Non tornerà più a casa sua - Non visiterà più la sua famiglia. Giobbe si sofferma sulla calamità della morte, e una delle circostanze più sentite nella prospettiva della morte è che un uomo deve lasciare la propria casa per non tornare più. I palazzi signorili che ha costruito; le splendide sale che ha adornato; la camera dove dormiva; l'allegro caminetto dove ha incontrato la sua famiglia; il posto al tavolo che occupava, non tornerà più.

Non si udrà più il suo passo; la sua voce non risveglierà più gioia nel felice gruppo familiare; il padre e il marito che tornano dalla fatica quotidiana non daranno più piacere al gioioso circolo. Tale è la morte. Ci allontana da tutte le comodità terrene, ci allontana da casa e parenti, da bambini e amici, e ci invita ad andare da soli in un mondo sconosciuto. Giobbe sentiva che era una cosa triste e cupa.

E così è, a meno che non ci sia una fondata speranza di un mondo migliore. È solo il Vangelo che può renderci disposti a lasciare le nostre dimore felici, e gli abbracci di parenti e amici, e di percorrere il sentiero solitario verso le regioni dei morti. L'amico di Dio ha una casa più luminosa in cielo. Ha amici più numerosi e migliori lì. Ha lì una dimora più splendida e felice di qualsiasi altra qui sulla terra.

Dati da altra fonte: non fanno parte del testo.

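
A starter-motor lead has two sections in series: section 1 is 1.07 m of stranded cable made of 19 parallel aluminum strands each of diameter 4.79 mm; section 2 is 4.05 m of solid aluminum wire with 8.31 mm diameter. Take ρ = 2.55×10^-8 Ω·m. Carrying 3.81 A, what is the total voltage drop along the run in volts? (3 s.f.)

Section 1: A_strand = π(2.3950e-03)² = 1.802e-05 m²; R₁ = ρL/(N·A_s) = (2.55×10^-8)(1.07)/(19×1.802e-05) = 7.969×10^-5 Ω
Section 2: A = π(d/2)² = π(4.1550e-03 m)² = 5.424e-05 m²
R₂ = (2.55×10^-8)(4.05)/(5.424e-05) = 0.001904 Ω
R = R₁ + R₂ = 0.001984 Ω
V = IR = 3.81 × 0.001984 = 0.00756 V

0.00756 V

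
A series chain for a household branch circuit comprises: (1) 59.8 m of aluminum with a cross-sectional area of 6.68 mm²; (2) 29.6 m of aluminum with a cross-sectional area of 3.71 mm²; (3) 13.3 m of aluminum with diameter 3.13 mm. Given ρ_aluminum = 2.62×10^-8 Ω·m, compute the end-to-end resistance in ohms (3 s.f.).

Seg 1: A = 6.68 mm² = 6.680e-06 m²
R_1 = (2.62×10^-8)(59.8)/(6.680e-06) = 0.2345 Ω
Seg 2: A = 3.71 mm² = 3.710e-06 m²
R_2 = (2.62×10^-8)(29.6)/(3.710e-06) = 0.209 Ω
Seg 3: A = π(d/2)² = π(1.5650e-03 m)² = 7.694e-06 m²
R_3 = (2.62×10^-8)(13.3)/(7.694e-06) = 0.04529 Ω
R_total = R_1 + R_2 + R_3 = 0.489 Ω

0.489 Ω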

Là sarà impegnato in scene più felici di quelle che possono essere godute dal più felice caminetto qui; avrà impieghi più allegri là, di quelli che si possono trovare sulla terra; e vi avrà piaceri più alti e più puri di quelli che si possono trovare nei parchi, nei prati e nei paesaggi; nelle splendide sale, nella musica e nella tavola festiva; nelle attività letterarie e nell'amore dei parenti. Fino a che punto Giobbe avesse i mezzi di consolazione da tali riflessioni, non è facile ora determinarlo. La probabilità, tuttavia, è che le sue opinioni fossero relativamente vaghe e oscure.